In this tense, fast-moving thriller, murder victims are turning up with their chests slashed. NYPD Detective Zach Dayan, an ex-Israeli cop, needs plenty of wit to connect the seemingly unrelated cases from around the country. Working with his junior partner Harry Scarpia, he witnesses autopsies and queries a cardiologist friend for advice—while young Harry may succumb to the wiles of a sexy suspect who has a great body and a .45-caliber handgun she calls Boom Boom. Before getting into police work, Zach had spent two years as a medical student, which serves him well in this case. The first autopsy scene may remind mystery fans of Tess Gerritson’s gasp-inducing cadaver cut-ups—this is meant as high praise. There is also a spectacular scene where an unknown assailant runs Zach’s car off the road and sends him to the Emergency Room.

Meanwhile, what are the killings about? All of the victims have something sought by a pair of apparently harmless Jewish women, Ruth and Sarah. Author Doug Zipes takes readers through a number of sharp twists that come back to the Black Widows, a secret group of Arab women whose husbands have fallen in the service of jihad. Nothing will suit these women but utter, blind vengeance against the West, and the individual killings are but a prologue to a main event the world will never forget. Meanwhile, Zipes weaves in plenty of back story without slowing the overall pace.
The only concern about The Black Widows is the sense of a world divided between the good guys of the West and the bad guys of Islam. The world doesn’t need or benefit from such stark divisions. Fortunately, Zipes slightly softens that impression late in the book.

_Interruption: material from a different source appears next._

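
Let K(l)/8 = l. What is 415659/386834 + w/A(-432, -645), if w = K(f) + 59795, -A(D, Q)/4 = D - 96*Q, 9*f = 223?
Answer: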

Many of the chapters feature Zach Dayan’s first-person point of view, and he comes across as a decent man whose ex-wife Miriam and children still love him. Other chapters show the shadowy Wahad, who assists the Black Widows in exacting their vengeance. In his path of discovery, Zach comes in for serious unpleasantness while tension escalates at a brisk pace that moves literally to a cliff’s edge.

Zipes himself is a cardiologist and a Saturday Evening Post columnist. Readers will sense that he knows his way around morgues and ERs. The Black Widows equals the quality of traditionally published thrillers in every way and stands out as one of the best in a sea of thrillers.